Magnetic Resonance Imaging (MRI) is sometimes used in addition to yearly mammography for screening of patients who are known to have a high risk of developing breast cancer or to get a better look at breast cancer that has recently been diagnosed. If you receive a breast MRI, you will lie on your stomach with your breasts hanging into cushioned openings on the scanning table. A contrast agent will be injected into your arm, and images will be taken both before and after the injection. The scan itself typically takes 30-60 minutes, with total time in the clinic around 60-90 minutes.
A biopsy is performed to determine whether a suspicious finding is cancerous. Various types of imaging can be used to guide the biopsy procedure, including X-ray (stereotactic biopsy), ultrasound, and MRI. Every type of breast biopsy that Iowa Radiology offers is minimally invasive, non-scarring, non-surgical, and performed in an outpatient setting.
If you receive a biopsy, the doctor will apply a local anesthetic before inserting a needle into the breast to obtain a sample. A small surgical marking clip will be placed at the site to make it easily identifiable in images taken in the future.
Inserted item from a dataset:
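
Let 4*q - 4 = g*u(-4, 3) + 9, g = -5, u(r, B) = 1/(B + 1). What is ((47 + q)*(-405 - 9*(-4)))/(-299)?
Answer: 294831/4784 ≈ 61.629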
These markers cause no discomfort, harm, or change in appearance. Additional images will be taken following the biopsy. The biopsy site may ache or bruise after the procedure, but most women find that ice packs and acetaminophen provide relief. You can expect to resume your normal activities the following day.
At Iowa Radiology, we strive to make our patients comfortable as possible. We fully explain procedures before performing them, and we encourage you to ask any questions you have.